# Proving limit

• Feb 16th 2011, 09:42 PM
mremwo
Proving limit
Show that if $\displaystyle lim(\frac{a_{n}}{n}) = L$ for $\displaystyle L>0$, then $\displaystyle lim(a_{n}) = + \infty$

Here's what I did:

$\displaystyle lim(\frac{a_{n}}{n}) = \frac{lim(a_{n})}{lim(n)} = L$

Then $\displaystyle \\ lim(a_{n}) = L \cdot lim(n)$

And since $\displaystyle \\ lim(n)$ goes to $\displaystyle +\infty$ and $\displaystyle L$ is a constant greater than 0,
the $\displaystyle lim(a_{n})$ also goes to $\displaystyle + \infty$

However, I'm pretty sure I need to use the definition of convergence to proves this, but I'm not sure how. Thank you.
• Feb 16th 2011, 09:52 PM
roninpro
What you have might serve as some intuition, but it does not work as a proof. You used the limit laws to rearrange the expressions, but they only work when the corresponding limits exist. Here is a slightly more formal argument:

Since $\displaystyle \lim_{n\to \infty} a_n/n = L$, we know that given any $\displaystyle \varepsilon>0$, when $\displaystyle n$ is sufficiently large, we have $\displaystyle |a_n/n-L|<\varepsilon$. Multiplying through by $\displaystyle n$ gives $\displaystyle |a_n-nL|<n\varepsilon$. Breaking the absolute values and rearranging, $\displaystyle n(L-\varepsilon)<a_n$.
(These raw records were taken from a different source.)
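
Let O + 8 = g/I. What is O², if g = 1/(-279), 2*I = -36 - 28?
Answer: 5101244929/79709184 ≈ 63.998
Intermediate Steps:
I = -32 (I = (-36 - 28)/2 = (½)*(-64) = -32)
g = -1/279 ≈ -0.0035842
O = -71423/8928 (O = -8 - 1/279/(-32) = -8 - 1/279*(-1/32) = -8 + 1/8928 = -71423/8928 ≈ -7.9999)
O² = (-71423/8928)² = 5101244929/79709184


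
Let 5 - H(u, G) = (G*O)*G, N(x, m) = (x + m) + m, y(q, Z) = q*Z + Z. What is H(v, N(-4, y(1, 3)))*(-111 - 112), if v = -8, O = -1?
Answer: -15387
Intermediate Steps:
y(q, Z) = Z + Z*q (y(q, Z) = Z*q + Z = Z + Z*q)
N(x, m) = x + 2*m (N(x, m) = (m + x) + m = x + 2*m)
H(u, G) = 5 + G² (H(u, G) = 5 - G*(-1)*G = 5 - (-G)*G = 5 - (-1)*G² = 5 + G²)
H(v, N(-4, y(1, 3)))*(-111 - 112) = (5 + (-4 + 2*(3*(1 + 1)))²)*(-111 - 112) = (5 + (-4 + 2*(3*2))²)*(-223) = (5 + (-4 + 2*6)²)*(-223) = (5 + (-4 + 12)²)*(-223) = (5 + 8²)*(-223) = (5 + 64)*(-223) = 69*(-223) = -15387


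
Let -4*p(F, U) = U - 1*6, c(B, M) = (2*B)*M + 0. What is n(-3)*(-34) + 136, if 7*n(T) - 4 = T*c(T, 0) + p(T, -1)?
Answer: 1513/14 ≈ 108.07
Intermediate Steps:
c(B, M) = 2*B*M (c(B, M) = 2*B*M + 0 = 2*B*M)
p(F, U) = 3/2 - U/4 (p(F, U) = -(U - 1*6)/4 = -(U - 6)/4 = -(-6 + U)/4 = 3/2 - U/4)
n(T) = 23/28 (n(T) = 4/7 + (T*(2*T*0) + (3/2 - ¼*(-1)))/7 = 4/7 + (T*0 + (3/2 + ¼))/7 = 4/7 + (0 + 7/4)/7 = 4/7 + (⅐)*(7/4) = 4/7 + ¼ = 23/28)
n(-3)*(-34) + 136 = (23/28)*(-34) + 136 = -391/14 + 136 = 1513/14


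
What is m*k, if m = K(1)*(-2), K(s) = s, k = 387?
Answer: -774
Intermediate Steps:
m = -2 (m = 1*(-2) = -2)
m*k = -2*387 = -774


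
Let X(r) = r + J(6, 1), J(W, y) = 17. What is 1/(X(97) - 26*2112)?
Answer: -1/54798 ≈ -1.8249e-5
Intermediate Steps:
X(r) = 17 + r (X(r) = r + 17 = 17 + r)
1/(X(97) - 26*2112) = 1/((17 + 97) - 26*2112) = 1/(114 - 54912) = 1/(-54798) = -1/54798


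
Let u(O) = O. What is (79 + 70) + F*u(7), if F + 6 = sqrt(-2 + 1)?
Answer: 107 + 7*I ≈ 107.0 + 7.0*I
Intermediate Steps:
F = -6 + I (F = -6 + sqrt(-2 + 1) = -6 + sqrt(-1) = -6 + I ≈ -6.0 + 1.0*I)
(79 + 70) + F*u(7) = (79 + 70) + (-6 + I)*7 = 149 + (-42 + 7*I) = 107 + 7*I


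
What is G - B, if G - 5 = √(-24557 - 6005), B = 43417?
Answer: -43412 + I*√30562 ≈ -43412.0 + 174.82*I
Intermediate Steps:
G = 5 + I*√30562 (G = 5 + √(-24557 - 6005) = 5 + √(-30562) = 5 + I*√30562 ≈ 5.0 + 174.82*I)
G - B = (5 + I*√30562) - 1*43417 = (5 + I*√30562) - 43417 = -43412 + I*√30562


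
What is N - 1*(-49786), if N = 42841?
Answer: 92627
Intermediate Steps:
N - 1*(-49786) = 42841 - 1*(-49786) = 42841 + 49786 = 92627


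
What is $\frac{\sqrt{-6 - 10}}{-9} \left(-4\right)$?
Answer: $\frac{16 i}{9} \approx 1.7778 i$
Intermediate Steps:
$\frac{\sqrt{-6 - 10}}{-9} \left(-4\right) = - \frac{\sqrt{-16}}{9} \left(-4\right) = - \frac{4 i}{9} \left(-4\right) = \frac{16 i}{9}$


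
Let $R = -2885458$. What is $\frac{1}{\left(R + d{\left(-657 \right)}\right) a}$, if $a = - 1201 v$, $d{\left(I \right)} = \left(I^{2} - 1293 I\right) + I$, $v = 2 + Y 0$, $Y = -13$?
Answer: $\frac{1}{3855125930} \approx 2.5939 \cdot 10^{-10}$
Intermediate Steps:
$v = 2$ ($v = 2 - 0 = 2 + 0 = 2$)
$d{\left(I \right)} = I^{2} - 1292 I$
$a = -2402$ ($a = \left(-1201\right) 2 = -2402$)
$\frac{1}{\left(R + d{\left(-657 \right)}\right) a} = \frac{1}{\left(-2885458 - 657 \left(-1292 - 657\right)\right) \left(-2402\right)} = \frac{1}{-2885458 - -1280493} \left(- \frac{1}{2402}\right) = \frac{1}{-2885458 + 1280493} \left(- \frac{1}{2402}\right) = \frac{1}{-1604965} \left(- \frac{1}{2402}\right) = \left(- \frac{1}{1604965}\right) \left(- \frac{1}{2402}\right) = \frac{1}{3855125930}$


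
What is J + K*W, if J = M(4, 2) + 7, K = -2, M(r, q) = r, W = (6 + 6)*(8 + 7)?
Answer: -349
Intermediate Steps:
W = 180 (W = 12*15 = 180)
J = 11 (J = 4 + 7 = 11)
J + K*W = 11 - 2*180 = 11 - 360 = -349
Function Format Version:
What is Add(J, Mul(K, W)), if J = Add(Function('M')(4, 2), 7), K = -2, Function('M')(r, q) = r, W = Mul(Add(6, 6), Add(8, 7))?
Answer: -349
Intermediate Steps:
W = 180 (W = Mul(12, 15) = 180)
J = 11 (J = Add(4, 7) = 11)
Add(J, Mul(K, W)) = Add(11, Mul(-2, 180)) = Add(11, -360) = -349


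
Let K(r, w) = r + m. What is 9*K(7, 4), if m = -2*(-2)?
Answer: 99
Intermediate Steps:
m = 4
K(r, w) = 4 + r (K(r, w) = r + 4 = 4 + r)
9*K(7, 4) = 9*(4 + 7) = 9*11 = 99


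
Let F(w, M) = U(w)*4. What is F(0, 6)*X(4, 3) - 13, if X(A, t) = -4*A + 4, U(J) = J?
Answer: -13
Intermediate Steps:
X(A, t) = 4 - 4*A
F(w, M) = 4*w (F(w, M) = w*4 = 4*w)
F(0, 6)*X(4, 3) - 13 = (4*0)*(4 - 4*4) - 13 = 0*(4 - 16) - 13 = 0*(-12) - 13 = 0 - 13 = -13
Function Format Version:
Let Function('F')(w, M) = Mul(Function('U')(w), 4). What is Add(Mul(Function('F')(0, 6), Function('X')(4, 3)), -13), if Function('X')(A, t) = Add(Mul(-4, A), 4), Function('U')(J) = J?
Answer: -13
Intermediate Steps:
Function('X')(A, t) = Add(4, Mul(-4, A))
Function('F')(w, M) = Mul(4, w) (Function('F')(w, M) = Mul(w, 4) = Mul(4, w))
Add(Mul(Function('F')(0, 6), Function('X')(4, 3)), -13) = Add(Mul(Mul(4, 0), Add(4, Mul(-4, 4))), -13) = Add(Mul(0, Add(4, -16)), -13) = Add(Mul(0, -12), -13) = Add(0, -13) = -13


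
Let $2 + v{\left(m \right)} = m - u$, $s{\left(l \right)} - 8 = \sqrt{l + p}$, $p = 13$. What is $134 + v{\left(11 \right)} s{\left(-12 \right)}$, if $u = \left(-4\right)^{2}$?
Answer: $71$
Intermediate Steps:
$u = 16$
$s{\left(l \right)} = 8 + \sqrt{13 + l}$ ($s{\left(l \right)} = 8 + \sqrt{l + 13} = 8 + \sqrt{13 + l}$)
$v{\left(m \right)} = -18 + m$ ($v{\left(m \right)} = -2 + \left(m - 16\right) = -2 + \left(-16 + m\right) = -18 + m$)
$134 + v{\left(11 \right)} s{\left(-12 \right)} = 134 + \left(-18 + 11\right) \left(8 + \sqrt{13 - 12}\right) = 134 - 7 \left(8 + \sqrt{1}\right) = 134 - 7 \left(8 + 1\right) = 134 - 63 = 71$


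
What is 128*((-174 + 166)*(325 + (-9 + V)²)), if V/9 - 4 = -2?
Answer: -415744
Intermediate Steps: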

This shows that as long as we pick $\displaystyle \varepsilon<L$ and take $\displaystyle n\to \infty$, we have $\displaystyle n(L-\varepsilon)\to \infty$, so $\displaystyle a_n\to \infty$.
• Feb 16th 2011, 11:01 PM
mremwo
Great, thanks! I had this all the way down to |a_n - nL| < ne but I always seem to forget that I am able to pick e to fit what I need so long as it is greater than 0.